Come in to let someone out for a break and that syringe of fentanyl just ain't doing the job despite repeated doses? Then you have another problem - but that's another thread.
 
So we checked twitches when it looked like she should have been awake but wasn't - nothing. When the HR and BP shot up a minute or two later, we talked to her, told her she was waking up but still weak, and slammed in some versed/fentanyl. Took her to the PACU, where she remained intubated. Started making purposeful movements, but still weak, after three-four hours. Finally extubated after about five hours. Drug error was first thing I thought of too, even though I did the whole case myself. But she definitely fasciculated after induction, and I didn't even have vec drawn up. We sent off a dibucaine number and I gave her a letter to carry around saying she's got atypical pseudocholinesterase.
They can now measure Pseudo-cholinesterase level, more sensitive than the Dibucaine number.
 
So we checked twitches when it looked like she should have been awake but wasn't - nothing. When the HR and BP shot up a minute or two later, we talked to her, told her she was waking up but still weak, and slammed in some versed/fentanyl. Took her to the PACU, where she remained intubated. Started making purposeful movements, but still weak, after three-four hours. Finally extubated after about five hours. Drug error was first thing I thought of too, even though I did the whole case myself. But she definitely fasciculated after induction, and I didn't even have vec drawn up. We sent off a dibucaine number and I gave her a letter to carry around saying she's got atypical pseudocholinesterase.

given the numbers quoted in our text books about frequency of this disorder, I am surprised that we don't see it more often. Actually, a wise attending told me to always check twitches after sux dose - he said he alone has had it happen to him (pseudocholinesterase) 4 times in his career. Also, for me I always check twitches because I want to know if they are twitchless before I cram the NG/OG in. Too many times I have had them buck (or sit up on the table as happened once) on me because I took to long to get the thing in -

Certainly, if you use sux and then give a non-depolarizer it is good practice to make sure twitches have returned before giving vec/cis/roc.

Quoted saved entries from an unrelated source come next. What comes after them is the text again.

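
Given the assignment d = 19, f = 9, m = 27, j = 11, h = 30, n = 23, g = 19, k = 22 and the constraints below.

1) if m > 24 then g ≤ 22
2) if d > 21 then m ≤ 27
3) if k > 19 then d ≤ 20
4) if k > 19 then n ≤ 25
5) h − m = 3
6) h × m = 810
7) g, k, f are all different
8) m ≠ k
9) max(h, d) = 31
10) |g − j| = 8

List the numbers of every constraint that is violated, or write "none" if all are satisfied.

1) m = 27 > 24, so we need g ≤ 22; g = 19 ≤ 22  ✓
2) d = 19, not > 21; antecedent false, conditional vacuously true  ✓
3) k = 22 > 19, so we need d ≤ 20; d = 19 ≤ 20  ✓
4) k = 22 > 19, so we need n ≤ 25; n = 23 ≤ 25  ✓
5) h − m = 30 − 27 = 3  ✓
6) h × m = 30 × 27 = 810  ✓
7) values 19, 22, 9 are pairwise distinct  ✓
8) m = 27, k = 22; distinct  ✓
9) max(30, 19) = 30, not 31  ✗
10) |19 − 11| = 8  ✓

Constraint 9 is violated.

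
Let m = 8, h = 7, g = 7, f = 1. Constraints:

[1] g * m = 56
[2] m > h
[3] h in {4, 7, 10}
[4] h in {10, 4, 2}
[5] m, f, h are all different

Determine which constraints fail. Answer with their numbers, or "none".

No — constraint 4 is not satisfied.

[1] g * m = 7 * 8 = 56 — holds.
[2] m = 8, h = 7; 8 > 7 — holds.
[3] h = 7 is in {4, 7, 10} — holds.
[4] h = 7 is not in {10, 4, 2} — does not hold.
[5] values 8, 1, 7 are pairwise distinct — holds.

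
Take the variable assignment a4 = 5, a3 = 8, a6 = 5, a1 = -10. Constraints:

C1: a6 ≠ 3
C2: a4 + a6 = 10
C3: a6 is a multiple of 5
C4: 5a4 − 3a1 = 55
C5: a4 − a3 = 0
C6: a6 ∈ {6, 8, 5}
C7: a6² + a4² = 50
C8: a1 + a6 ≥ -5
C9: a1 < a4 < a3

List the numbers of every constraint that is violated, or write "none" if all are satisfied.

No — constraint 5 is not satisfied.

C1: a6 = 5, and 5 ≠ 3  true
C2: a4 + a6 = 5 + 5 = 10  true
C3: 5 / 5 = 1, so 5 divides 5  true
C4: 5a4 − 3a1 = 5(5) − 3(-10) = 55  true
C5: a4 − a3 = 5 − 8 = -3, not 0  false
C6: a6 = 5 is in {6, 8, 5}  true
C7: a6² + a4² = 5² + 5² = 25 + 25 = 50  true
C8: a1 + a6 = -10 + 5 = -5; -5 ≥ -5  true
C9: values -10 < 5 < 8  true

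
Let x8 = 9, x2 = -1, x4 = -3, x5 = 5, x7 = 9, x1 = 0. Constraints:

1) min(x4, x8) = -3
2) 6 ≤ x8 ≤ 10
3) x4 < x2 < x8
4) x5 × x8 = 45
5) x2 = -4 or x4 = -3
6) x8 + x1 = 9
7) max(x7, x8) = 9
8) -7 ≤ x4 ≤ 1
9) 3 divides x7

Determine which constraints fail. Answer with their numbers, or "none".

1) min(-3, 9) = -3 — holds.
2) x8 = 9 lies in [6, 10] — holds.
3) values -3 < -1 < 9 — holds.
4) x5 × x8 = 5 × 9 = 45 — holds.
5) x2 = -1 ≠ -4, but x4 = -3 = -3 (second disjunct) — holds.
6) x8 + x1 = 9 + 0 = 9 — holds.
7) max(9, 9) = 9 — holds.
8) x4 = -3 lies in [-7, 1] — holds.
9) 9 / 3 = 3, so 3 divides 9 — holds.

Yes — all constraints hold.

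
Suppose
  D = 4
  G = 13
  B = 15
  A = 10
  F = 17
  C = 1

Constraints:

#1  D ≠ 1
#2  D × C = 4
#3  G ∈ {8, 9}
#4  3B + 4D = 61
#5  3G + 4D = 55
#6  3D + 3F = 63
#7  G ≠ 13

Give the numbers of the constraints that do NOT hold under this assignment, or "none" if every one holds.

Violated: 3 and 7.

#1 D = 4, and 4 ≠ 1 — holds.
#2 D × C = 4 × 1 = 4 — holds.
#3 G = 13 is not in {8, 9} — fails.
#4 3B + 4D = 3(15) + 4(4) = 61 — holds.
#5 3G + 4D = 3(13) + 4(4) = 55 — holds.
#6 3D + 3F = 3(4) + 3(17) = 63 — holds.
#7 G = 13, but 13 is required to differ — fails.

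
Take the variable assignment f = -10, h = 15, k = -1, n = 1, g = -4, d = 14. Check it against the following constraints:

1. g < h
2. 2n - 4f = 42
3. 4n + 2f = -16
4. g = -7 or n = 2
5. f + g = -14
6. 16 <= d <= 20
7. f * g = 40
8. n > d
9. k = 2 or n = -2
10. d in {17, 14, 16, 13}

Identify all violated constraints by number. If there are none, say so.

No — constraints 4, 6, 8, and 9 are not satisfied.

1. g = -4, h = 15; -4 < 15 — holds.
2. 2n - 4f = 2(1) - 4(-10) = 42 — holds.
3. 4n + 2f = 4(1) + 2(-10) = -16 — holds.
4. g = -4 ≠ -7 and n = 1 ≠ 2; both disjuncts false — fails.
5. f + g = -10 + (-4) = -14 — holds.
6. d = 14 is outside [16, 20] — fails.
7. f * g = -10 * (-4) = 40 — holds.
8. n = 1, d = 14; 1 ≤ 14 (want >) — fails.
9. k = -1 ≠ 2 and n = 1 ≠ -2; both disjuncts false — fails.
10. d = 14 is in {17, 14, 16, 13} — holds.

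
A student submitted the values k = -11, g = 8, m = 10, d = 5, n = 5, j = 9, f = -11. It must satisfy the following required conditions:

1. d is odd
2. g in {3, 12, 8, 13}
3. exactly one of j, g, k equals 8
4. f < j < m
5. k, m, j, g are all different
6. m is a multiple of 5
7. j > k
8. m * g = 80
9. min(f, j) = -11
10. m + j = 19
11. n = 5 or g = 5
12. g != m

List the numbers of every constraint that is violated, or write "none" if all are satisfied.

1. d = 5 is odd  true
2. g = 8 is in {3, 12, 8, 13}  true
3. j=9, g=8, k=-11; 1 of them equals 8  true
4. values -11 < 9 < 10  true
5. values -11, 10, 9, 8 are pairwise distinct  true
6. 10 / 5 = 2, so 5 divides 10  true
7. j = 9, k = -11; 9 > -11  true
8. m * g = 10 * 8 = 80  true
9. min(-11, 9) = -11  true
10. m + j = 10 + 9 = 19  true
11. n = 5 = 5 (first disjunct)  true
12. g = 8, m = 10; distinct  true

The assignment satisfies every constraint.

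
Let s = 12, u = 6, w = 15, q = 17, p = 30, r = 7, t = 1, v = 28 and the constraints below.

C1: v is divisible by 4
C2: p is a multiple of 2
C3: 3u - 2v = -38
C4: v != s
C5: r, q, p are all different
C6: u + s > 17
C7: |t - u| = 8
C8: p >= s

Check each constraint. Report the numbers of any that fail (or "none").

The assignment fails constraint 7.

C1: 28 / 4 = 7, so 4 divides 28 — holds.
C2: 30 / 2 = 15, so 2 divides 30 — holds.
C3: 3u - 2v = 3(6) - 2(28) = -38 — holds.
C4: v = 28, s = 12; distinct — holds.
C5: values 7, 17, 30 are pairwise distinct — holds.
C6: u + s = 6 + 12 = 18; 18 > 17 — holds.
C7: |1 - 6| = 5, not 8 — fails.
C8: p = 30, s = 12; 30 ≥ 12 — holds.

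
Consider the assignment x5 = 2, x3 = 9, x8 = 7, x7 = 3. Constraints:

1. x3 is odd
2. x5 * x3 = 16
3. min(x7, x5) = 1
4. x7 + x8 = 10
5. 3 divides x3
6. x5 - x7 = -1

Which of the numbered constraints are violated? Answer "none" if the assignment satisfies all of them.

The assignment fails constraints 2, 3.

1. x3 = 9 is odd  holds
2. x5 * x3 = 2 * 9 = 18, not 16  fails
3. min(3, 2) = 2, not 1  fails
4. x7 + x8 = 3 + 7 = 10  holds
5. 9 / 3 = 3, so 3 divides 9  holds
6. x5 - x7 = 2 - 3 = -1  holds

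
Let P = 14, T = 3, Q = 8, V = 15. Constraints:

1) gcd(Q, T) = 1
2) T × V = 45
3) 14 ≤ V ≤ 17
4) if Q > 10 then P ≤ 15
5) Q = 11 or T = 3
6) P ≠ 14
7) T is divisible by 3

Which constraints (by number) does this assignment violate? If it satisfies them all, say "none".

Constraint 6 does not hold.

1) gcd(8, 3) = 1  true
2) T × V = 3 × 15 = 45  true
3) V = 15 lies in [14, 17]  true
4) Q = 8, not > 10; antecedent false, conditional vacuously true  true
5) Q = 8 ≠ 11, but T = 3 = 3 (second disjunct)  true
6) P = 14, but 14 is required to differ  false
7) 3 / 3 = 1, so 3 divides 3  true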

How many people check twitches before pushing any paralytic for a baseline?
 
given the numbers quoted in our text books about frequency of this disorder, I am surprised that we don't see it more often. Actually, a wise attending told me to always check twitches after sux dose - he said he alone has had it happen to him (pseudocholinesterase) 4 times in his career. Also, for me I always check twitches because I want to know if they are twitchless before I cram the NG/OG in. Too many times I have had them buck (or sit up on the table as happened once) on me because I took to long to get the thing in -

Certainly, if you use sux and then give a non-depolarizer it is good practice to make sure twitches have returned before giving vec/cis/roc.

How many people check twitches before pushing any paralytic for a baseline?

I only check after having gave sux....and if things aren't busy (putting in a-line/central line/gotta go surgery).

With a NDMB I dont wait until the patient is induced then check twitches. I wanna go. The paralytic goes in after the patient no longer opens eyes to verbal command (if not a RSI with ROC).